Administrative costs of some €15 million have been incurred in stabilising the State's banking system, according to the annual report of the Comptroller and Auditor General (C&AG) published today.
These costs included payments of over €7 million to a financial-consultancy firm and almost €4 million to a law firm.
The report found there had been "very significant recourse" to the services of legal, financial and economic advisers in addressing problems in the banking sector.
The C&AG says these services were necessary due to the "very technical" issues involved and the need to finish work within a short time frame. There were also "significant internal costs" related to staff working on the design and implementation of the stabilisation measures.
The National Treasury Management Agency paid €7.3 million to Merrill Lynch for investment-banking advice, while the Financial Regulator paid €2.95 million to PriceWaterhouseCoopers and €0.84 million to Jones Lang LaSalle for financial and property-consultancy services involved in bank guarantees.
The C&AG reports that up to the end of May 2009, the Department of Finance had paid €3.9 million to Arthur Cox Solicitors for legal advice relating to the bank guarantee scheme, the recapitalisation of banks and the nationalisation of Anglo-Irish Bank. In July 2009, the Department invoiced the credit institutions covered under the scheme some €2.5 million in recoupable costs, including €1.6 million in legal expenses.

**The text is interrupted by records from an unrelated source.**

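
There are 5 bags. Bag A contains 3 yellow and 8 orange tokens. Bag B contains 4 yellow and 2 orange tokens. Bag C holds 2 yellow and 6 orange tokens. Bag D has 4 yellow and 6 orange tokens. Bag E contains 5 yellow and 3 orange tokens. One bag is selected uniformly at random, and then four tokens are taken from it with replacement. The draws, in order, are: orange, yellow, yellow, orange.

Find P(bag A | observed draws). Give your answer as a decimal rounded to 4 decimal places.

Compute the likelihood of the observed sequence for each case: P(data | bag A) = (8/11)(3/11)(3/11)(8/11) = 0.039342; P(data | bag B) = (2/6)(4/6)(4/6)(2/6) = 0.049383; P(data | bag C) = (6/8)(2/8)(2/8)(6/8) = 0.035156; P(data | bag D) = (6/10)(4/10)(4/10)(6/10) = 0.0576; P(data | bag E) = (3/8)(5/8)(5/8)(3/8) = 0.054932.
Multiplying each by its prior: 1/5 · 0.039342 = 0.0078683, 1/5 · 0.049383 = 0.0098765, 1/5 · 0.035156 = 0.0070313, 1/5 · 0.0576 = 0.01152, 1/5 · 0.054932 = 0.010986; summing to 0.047282.
Therefore the posterior P(bag A | data) = (0.0078683) / (0.047282) = 0.16641.

0.1664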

The expenses of the Minister for Finance relating to the nationalisation of Anglo Irish are recoupable from that bank under Section 33 of the Anglo Irish Bank Corporation Act 2009. According to the Department, the expenses will be charged "in due course".
The agreement for Anglo's recapitalisation also stipulates the bank will reimburse the Minister for the costs relating to the execution of the agreement. The C&AG said these costs were being worked out and would be charged on completion of the recapitalisation process.
The report also reveals the Regulator levied fees of €3.4 million on the relevant institutions up to the end of December 2008.
The State has spent €10 billion on banking stabilisation measures up to the end of June 2009, according to the report. Within that figure, €3.5 billion was invested in preference shares in Bank of Ireland, €3.5 billion invested in preference shares in AIB, and €3 billion invested in the State-owned Anglo Irish Bank. A further €1 billion is expected to be invested in Anglo Irish Bank soon, the report added.
The C&AG noted the financial implications for the State of the proposed National Asset Management Agency have yet to be determined.